Our senior scientists have recently refined the key research themes associated with their respective groups. Collectively, this enhances the ability of ithree researchers to increase their impact in the antibiotic resistance, food safety and infectious diseases research fields.
INTERIM Director, ithree institute
Research – Biology of Intracellular Bacteria
Garry’s research interests centre on the biology of intracellular bacteria; he develops and applies genome-scale tools and techniques to increase understanding of host-bacteria interactions. He has a focus on Chlamydia, a common cause of severe bacterial infections in humans and animals. Related Chlamydia-like organisms are also found in almost every environment. Despite their success in the intracellular niche, relatively little is known about how Chlamydia interacts with host cells for survival.
Research - Computational Metagenomics
Aaron was part of the team that first sequenced and analysed genomes of pathogenic E. coli and he has extensive experience in comparative genomics and evolutionary modeling.

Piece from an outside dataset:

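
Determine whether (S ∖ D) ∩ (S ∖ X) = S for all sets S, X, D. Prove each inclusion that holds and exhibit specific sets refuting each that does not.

(⟹) Let x ∈ (S ∖ D) ∩ (S ∖ X). Then x ∈ S and x ∉ X, D, from which x ∈ S.

(⟸) This inclusion fails. Take S = {1}, X = {1}, D = ∅; then 1 ∈ S but 1 ∉ (S ∖ D) ∩ (S ∖ X).

Only the forward inclusion holds.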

His research is based on computational and molecular techniques that will lead to a better grasp of the relationship between humans and microorganisms.
Research - Bacterial Lifestyles
Cynthia’s research into how communities of bacteria live and thrive relies on advanced microscopy techniques. She directs UTS’ microbial imaging facility, which she established. Her discoveries include a number of important paradigm shifts that relate to the formation, architecture, and lifestyle of disease-causing bacteria within biofilms.
Research - Pathogen Evolution
Diane investigates virulence and survival mechanisms of bacterial pathogens such as Pseudomonas and Vibrio sp., which are widely distributed in aquatic environments. Investigations include how the bacteria adapt to stress – including the impact of predation by protozoa - and the underlying molecular control of these responses.
Research - Microbial Cell Dynamics
Iain investigates how microbes survive environmental changes and stress by regulating their morphology and cell cycle. He employs a range of techniques including functional genomics, molecular genetics, microscopy and protein biochemistry. Iain also translates his discoveries into biotech and medical applications, including new treatments for infectious disease.
Research - Pathogen Proteomics and Genomics
Steve’s primary interest is in the interactions of bacterial cell surface molecules and host cell receptors. These molecules play important roles in attachment, colonisation and invasion. His projects extend to investigations of the transmission of antibiotic resistance between humans, animals, and the environment using whole genome sequencing, alternatives to the use of antibiotics in agriculture, and porcine vaccine development.
Director of Microbial Imaging Facility
A/Prof, ithree institute
Louise is a plant and fungal cell biologist with over 20 years of research experience (both in the UK and Australia) using an arsenal of light and electron microscopy tools to investigate a wide-range of topics including endocytosis in plant and fungal cells, plant-host pathogen interactions, tubular-vacuolar systems in fungal cells and their role in long-distance transport, and plant cell-to-cell communication via the ER/desmotubule pathway in plasmodesmata. Louise joined the ithree institute at UTS early in 2018 as an Associate Professor and the Director of the Microbial Imaging Facility. She is especially passionate about training the future generation of microscopists. She is also currently the President of the Special Interest Group, Light Microscopy Australia.